Vor allem treibt Steffi Jöris (als misslaunige Fee Glöckchen sowie als Captain-Hook-Assistent) das Spiel voran. Mit stimmlicher wie akrobatischer Präzision (manche Darsteller sprechen zu verhuscht) schafft sie stets Konzentration in dieser nicht immer geschickt getakteten Inszenierung: Dramatische Momente werden zu kurz gehalten, verdichtete Stimmungen an Action verschenkt (das Hook-Gestampfe). Dabei haben Julia Burger und Julia Perschon eine schöne Textfassung erstellt, die literarischen Esprit ausstrahlt, ohne altmodisch zu wirken.

Bevor am Schluss die Rosenblütenbomben platzen, kämpfen Captain Hook (Maartje Pasman) und Peter miteinander.
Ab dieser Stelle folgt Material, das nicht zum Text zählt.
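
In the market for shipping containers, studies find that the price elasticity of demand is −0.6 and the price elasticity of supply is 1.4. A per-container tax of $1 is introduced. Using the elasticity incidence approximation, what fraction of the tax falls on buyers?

Incidence ratio: buyers' share ≈ εs / (εs + |εd|) = 1.4 / (1.4 + 0.6) = 0.7.
Supply is the more elastic side, so buyers bear the larger share.

Buyers' share ≈ 0.7.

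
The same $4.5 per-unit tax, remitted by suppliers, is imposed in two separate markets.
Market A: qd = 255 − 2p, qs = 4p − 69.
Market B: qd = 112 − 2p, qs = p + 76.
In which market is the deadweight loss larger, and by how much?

Market A: pre-tax p* = $54, q* = 147; post-tax q = 141; deadweight loss = $13.5.
Market B: pre-tax p* = $12, q* = 88; post-tax q = 85; deadweight loss = $6.75.
Difference: $13.5 vs $6.75 → market A is larger by $6.75.

Market A, by $6.75.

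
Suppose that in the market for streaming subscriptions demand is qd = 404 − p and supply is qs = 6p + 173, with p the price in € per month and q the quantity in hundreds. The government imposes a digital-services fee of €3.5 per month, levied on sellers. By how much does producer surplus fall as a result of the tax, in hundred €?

Before the tax: set 404 − p = 6p + 173 → p* = €33, q* = 371.
With the tax collected from sellers, supply shifts: qs = 6(p − 3.5) + 173.
Solving gives q = 368 with buyers paying €36 and sellers receiving €32.5 (the €3.5 wedge).
ΔPS is the trapezoid between Q = 368 and Q = 371 of height €0.5: ½ · (371 + 368) · 0.5 = €184.75.

Producer surplus falls by €184.75 hundred.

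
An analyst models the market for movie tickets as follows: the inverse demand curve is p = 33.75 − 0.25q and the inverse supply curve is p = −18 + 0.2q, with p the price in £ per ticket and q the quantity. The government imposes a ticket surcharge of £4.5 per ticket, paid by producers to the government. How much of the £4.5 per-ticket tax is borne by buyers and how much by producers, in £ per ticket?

Buyers bear £2.5 per ticket; producers bear £2 per ticket.

Rewrite in direct form: qd = 135 − 4p and qs = 5p + 90.
Before the tax: set 135 − 4p = 5p + 90 → p* = £5, q* = 115.
With the tax collected from producers, supply shifts: qs = 5(p − 4.5) + 90.
Solving gives q = 105 with buyers paying £7.5 and producers receiving £3 (the £4.5 wedge).
Burden on buyers: £2.5; on producers: £2. (They sum to £4.5.)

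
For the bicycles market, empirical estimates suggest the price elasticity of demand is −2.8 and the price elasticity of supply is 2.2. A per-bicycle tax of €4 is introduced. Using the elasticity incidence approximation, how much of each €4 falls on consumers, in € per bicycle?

Incidence ratio: consumers' share ≈ εs / (εs + |εd|) = 2.2 / (2.2 + 2.8) = 0.44.
So consumers bear ≈ 0.44 × €4 = €1.76; sellers bear €2.24.

Consumers bear ≈ €1.76 per bicycle.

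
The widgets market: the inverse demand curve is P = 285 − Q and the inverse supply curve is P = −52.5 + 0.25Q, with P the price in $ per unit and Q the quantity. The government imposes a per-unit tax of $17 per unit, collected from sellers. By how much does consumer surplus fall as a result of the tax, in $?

Inverting to Q(P) form: Qd = 285 − P; Qs = 4P + 210.
Without the tax, 285 − P = 4P + 210 gives 5P = 75, so P* = $15 and Q* = 270.
With the tax collected from sellers, supply shifts: Qs = 4(P − 17) + 210.
New equilibrium: consumers pay $28.6, sellers receive $11.6, Q = 256.4. (Wedge: Pb − Ps = 17.)
ΔCS is the trapezoid between Q = 256.4 and Q = 270 of height $13.6: ½ · (270 + 256.4) · 13.6 = $3579.52.

Consumer surplus falls by $3579.52.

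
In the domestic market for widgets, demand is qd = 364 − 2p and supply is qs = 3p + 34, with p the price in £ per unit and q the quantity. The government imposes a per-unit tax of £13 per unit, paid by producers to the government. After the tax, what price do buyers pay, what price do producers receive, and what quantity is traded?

Before the tax: set 364 − 2p = 3p + 34 → p* = £66, q* = 232.
With the tax collected from producers, supply shifts: qs = 3(p − 13) + 34.
Solving gives q = 216.4 with buyers paying £73.8 and producers receiving £60.8 (the £13 wedge).
The less price-elastic side of the market bears the larger share of a per-unit tax.

Buyers pay £73.8; producers receive £60.8; quantity = 216.4.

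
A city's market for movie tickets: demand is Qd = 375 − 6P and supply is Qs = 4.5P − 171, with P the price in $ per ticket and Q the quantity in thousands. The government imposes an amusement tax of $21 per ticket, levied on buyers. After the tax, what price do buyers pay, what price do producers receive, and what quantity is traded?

Without the tax, 375 − 6P = 4.5P − 171 gives 10.5P = 546, so P* = $52 and Q* = 63.
With the tax collected from buyers, demand (in seller-price terms) shifts: Qd = 375 − 6(P + 21).
Solving gives Q = 9 with buyers paying $61 and producers receiving $40 (the $21 wedge).
The less price-elastic side of the market bears the larger share of a per-unit tax.

Buyers pay $61; producers receive $40; quantity = 9.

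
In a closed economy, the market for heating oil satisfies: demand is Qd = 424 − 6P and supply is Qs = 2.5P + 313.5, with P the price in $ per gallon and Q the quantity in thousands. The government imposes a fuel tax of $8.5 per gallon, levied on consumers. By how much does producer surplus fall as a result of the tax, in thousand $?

Producer surplus falls by $2031 thousand.

Without the tax, 424 − 6P = 2.5P + 313.5 gives 8.5P = 110.5, so P* = $13 and Q* = 346.
With the tax collected from consumers, demand (in seller-price terms) shifts: Qd = 424 − 6(P + 8.5).
Solving gives Q = 331 with consumers paying $15.5 and producers receiving $7 (the $8.5 wedge).
ΔPS is the trapezoid between Q = 331 and Q = 346 of height $6: ½ · (346 + 331) · 6 = $2031.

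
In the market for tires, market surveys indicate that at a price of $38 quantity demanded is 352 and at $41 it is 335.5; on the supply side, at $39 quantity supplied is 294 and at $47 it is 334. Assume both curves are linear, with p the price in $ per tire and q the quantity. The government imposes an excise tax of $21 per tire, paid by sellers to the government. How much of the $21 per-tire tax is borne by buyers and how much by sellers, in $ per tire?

Demand slope: (335.5 − 352)/(41 − 38) = -5.5, so qd = 561 − 5.5p.
Supply slope: (334 − 294)/(47 − 39) = 5, so qs = 5p + 99.
Without the tax, 561 − 5.5p = 5p + 99 gives 10.5p = 462, so p* = $44 and q* = 319.
With the tax collected from sellers, supply shifts: qs = 5(p − 21) + 99.
New equilibrium: buyers pay $54, sellers receive $33, q = 264. (Wedge: pb − ps = 21.)
Burden on buyers: $10; on sellers: $11. (They sum to $21.)
The less price-elastic side of the market bears the larger share of a per-unit tax.

Buyers bear $10 per tire; sellers bear $11 per tire.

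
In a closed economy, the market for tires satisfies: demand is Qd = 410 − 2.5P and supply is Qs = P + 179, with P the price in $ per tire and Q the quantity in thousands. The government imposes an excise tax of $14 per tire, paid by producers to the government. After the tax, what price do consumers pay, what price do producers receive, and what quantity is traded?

Without the tax, 410 − 2.5P = P + 179 gives 3.5P = 231, so P* = $66 and Q* = 245.
With the tax collected from producers, supply shifts: Qs = (P − 14) + 179.
Solving gives Q = 235 with consumers paying $70 and producers receiving $56 (the $14 wedge).

Consumers pay $70; producers receive $56; quantity = 235.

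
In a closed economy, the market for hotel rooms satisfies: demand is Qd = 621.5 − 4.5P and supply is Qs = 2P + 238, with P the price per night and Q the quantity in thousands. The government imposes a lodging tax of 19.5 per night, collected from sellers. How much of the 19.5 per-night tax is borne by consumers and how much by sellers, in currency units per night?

Consumers bear 6 per night; sellers bear 13.5 per night.

Without the tax, 621.5 − 4.5P = 2P + 238 gives 6.5P = 383.5, so P* = 59 and Q* = 356.
With the tax collected from sellers, supply shifts: Qs = 2(P − 19.5) + 238.
New equilibrium: consumers pay 65, sellers receive 45.5, Q = 329. (Wedge: Pb − Ps = 19.5.)
Burden on consumers: 6; on sellers: 13.5. (They sum to 19.5.)
The less price-elastic side of the market bears the larger share of a per-unit tax.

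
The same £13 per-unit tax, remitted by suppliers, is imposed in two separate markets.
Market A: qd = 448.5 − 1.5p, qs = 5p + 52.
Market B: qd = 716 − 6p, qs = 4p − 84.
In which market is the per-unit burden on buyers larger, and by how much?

Market A: pre-tax p* = £61, q* = 357; post-tax q = 342; per-unit burden on buyers = £10.
Market B: pre-tax p* = £80, q* = 236; post-tax q = 204.8; per-unit burden on buyers = £5.2.
Difference: £10 vs £5.2 → market A is larger by £4.8.

Market A, by £4.8.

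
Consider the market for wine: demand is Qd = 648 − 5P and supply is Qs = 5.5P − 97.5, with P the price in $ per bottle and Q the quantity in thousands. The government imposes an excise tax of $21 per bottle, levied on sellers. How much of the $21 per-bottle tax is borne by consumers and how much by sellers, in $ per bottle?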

Geht einer zu Boden, so kommentiert ein sechsjähriger Zuseher das im nach innen gekehrten Flüsterton als "ein urschönes Foul". Es wäre zudem noch schön gewesen, hätte dieser Peter Pan neben dem Mutterkult auch ein wenig Vaterkult eingeführt. (Margarete Affenzeller, 11.12.2015)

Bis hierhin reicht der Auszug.